Aquamarines, belonging to the Beryl family, are relatively easy to identify. Various simple tests can reveal the authenticity of an aquamarine stone.

Summary: Aquamarines, belonging to the Beryl family, are relatively easy to identify. Various simple tests can reveal the authenticity of an aquamarine stone.

Aquamarine - This name is derived from a Latin word, which means water of the sea and so named because of its seawater color.

AquamarineMost gems have a bluish green color, which was highly prized at one time but has lost its charm lately. There are also clear green Beryls, which are colored by iron instead of the chromium colored emeralds and have a light, clear color, quite unlike the deep green of emerald. The other is the colorless variety, which is named Goshenite (after Goshen County in Hampshire County, Massachusetts). This name, however, is fast becoming redundant, and the name colorless beryl or white beryl is commonly used.


Aquamarine belongs to the species beryl. Beryl is a silicate mineral having chemical formula Be3Al2 (SiO3) 6. Beryl of non-gem quality is mined as the raw material for beryllium, which is now increasingly used in industry. Aquamarine crystals are hexagonal and further, many of them exhibit a tapering form due to erosion.


The hardness of aquamarine is 7.5 on the Moh's scale. Like all Beryls, an aquamarine has a weak basal cleavage and a tendency to brittleness.

Determination of Specific Gravity (SG)

The SG of aquamarine lies between the range of 2.66 and 2.80. Some Madagascan stones have higher densities owing to a trace of alkali metal in their composition. The specific gravity or SG is measured by immersing the stone serially in a set of high-density liquids.

These liquids come in a set of three or five liquids of varying densities. They work on the simple premise that if a stone of lesser density is immersed it will float, that of higher density shall sink and one of equal density will remain suspended.

Refractive Index

The refractive indices for aquamarine vary from 1.572 to 1.590 for ordinary ray and 1.567 to 1.583 for the extraordinary ray.

The refractive index or RI is measured by placing the stone face down with a drop of contact liquid between the polished face of the gem and the glass of the Refractometer.
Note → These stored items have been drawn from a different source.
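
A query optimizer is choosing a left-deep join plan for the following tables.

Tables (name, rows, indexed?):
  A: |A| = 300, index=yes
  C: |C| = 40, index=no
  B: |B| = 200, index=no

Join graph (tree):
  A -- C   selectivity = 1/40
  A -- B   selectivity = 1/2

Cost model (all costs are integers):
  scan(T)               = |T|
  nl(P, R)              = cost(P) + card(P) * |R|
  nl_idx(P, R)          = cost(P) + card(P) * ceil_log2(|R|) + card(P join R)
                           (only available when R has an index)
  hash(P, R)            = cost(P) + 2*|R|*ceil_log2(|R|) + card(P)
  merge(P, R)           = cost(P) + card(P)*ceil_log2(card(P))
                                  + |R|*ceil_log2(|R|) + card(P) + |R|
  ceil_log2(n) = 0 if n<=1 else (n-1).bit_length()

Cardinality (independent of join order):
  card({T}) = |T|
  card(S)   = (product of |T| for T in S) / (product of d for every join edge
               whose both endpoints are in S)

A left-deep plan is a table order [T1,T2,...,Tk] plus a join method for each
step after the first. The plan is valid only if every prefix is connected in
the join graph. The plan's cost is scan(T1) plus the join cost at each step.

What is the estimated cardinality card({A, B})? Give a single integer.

30000

Tables in S: A(300), B(200)
Edges inside S: A-B(d=2)
numerator = 300 * 200 = 60000
denominator = 2 = 2
card(S) = 60000 / 2 = 30000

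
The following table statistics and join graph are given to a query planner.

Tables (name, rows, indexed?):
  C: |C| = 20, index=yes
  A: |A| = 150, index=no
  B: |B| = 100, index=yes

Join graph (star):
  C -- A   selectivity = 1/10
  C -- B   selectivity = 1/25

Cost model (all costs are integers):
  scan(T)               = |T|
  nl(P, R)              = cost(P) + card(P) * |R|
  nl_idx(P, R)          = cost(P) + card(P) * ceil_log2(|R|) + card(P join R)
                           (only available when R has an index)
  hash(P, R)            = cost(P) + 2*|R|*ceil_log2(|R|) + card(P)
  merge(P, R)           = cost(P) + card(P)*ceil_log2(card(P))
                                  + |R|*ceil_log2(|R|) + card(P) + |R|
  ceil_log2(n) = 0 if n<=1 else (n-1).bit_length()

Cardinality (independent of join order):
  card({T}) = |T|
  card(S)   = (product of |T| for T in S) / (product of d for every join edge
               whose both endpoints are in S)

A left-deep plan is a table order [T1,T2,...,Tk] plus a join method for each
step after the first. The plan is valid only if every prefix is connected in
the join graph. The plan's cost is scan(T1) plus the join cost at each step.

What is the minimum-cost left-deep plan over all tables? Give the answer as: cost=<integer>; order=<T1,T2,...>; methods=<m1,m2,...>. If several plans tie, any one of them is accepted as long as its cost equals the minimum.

Selinger DP (subsets sized 1..n):
  {C}: scan cost=20, card=20
  {A}: scan cost=150, card=150
  {B}: scan cost=100, card=100
  {AC}: card=300; try (C,hash)→500, (C,nl_idx)→1200, (A,merge)→1490, (C,merge)→1620, (A,hash)→2440, (A,nl)→3020 …(+1); best=500 via (C,hash)
  {BC}: card=80; try (B,nl_idx)→240, (C,hash)→400, (C,nl_idx)→680, (B,merge)→940, (C,merge)→1020, (B,hash)→1440 …(+2); best=240 via (B,nl_idx)
  {ABC}: card=1200; try (B,hash)→2200, (A,merge)→2230, (A,hash)→2720, (B,nl_idx)→3800, (B,merge)→4300, (A,nl)→12240 …(+1); best=2200 via (B,hash)

cost=2200; order=A,C,B; methods=hash,hash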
The light rays leaving one medium (air) and entering another obliquely (the stone) will seem to bend a little at the place of contact. This is called refraction of light and the reading is taken herewith.


Aquamarines exhibit a distinct Dichroism that is the 'twin colors', the strength of which depends on the depth of color of the stone - they are deep blue and colorless, the extraordinary ray giving the attractive blue color. The birefringence (difference between the highest and lowest refractive indices) is negative in sign and 0.005 for the lower indices and rises to 0.007 to 0.008 for the stones with higher indices.

Absorption Spectra

When the aquamarine is viewed through a spectroscope, the absorption spectrum it shows (ascribed to iron and not very pronounced) there is a broad band in the violet at 427 nm and a feeble diffuse band in the blue-violet at 456nm. Further, the extraordinary ray, which can be isolated by the use of a Polaroid disc, shows these bands more strongly, and in such conditions a narrow and delicate absorption in the middle green can be observed at 537nm.


Aquamarine does not exhibit luminescence. All colorless Beryls, like the blue and sea-green stones show a strong greenish-blue color when viewed through the Chelsea filter. In this way, aquamarines can be picked out from a parcel of similar looking stones.

Treatment and look-alikes

Practically all the beautiful blue aquamarines seen in jewelry are greenish-yellow (or even brownish-yellow) stones, which have been heat-treated. The blue color is induced by heating to a temperature between 250 and 720 degree Celsius for a varying period. The resulting color is permanent.

The most effective imitation of the aquamarine is the synthetic spinel colored pale blue by cobalt. These synthetics will have a totally different refractive index (1.782) and SG (3.63) from aquamarine. Gemologists identify these synthetics by placing the suspected stone close to a strong light and viewing it through a Chelsea Filter held close to the eye. The synthetic spinel shows a distinct red under the filter, whereas aquamarine shows a decided green.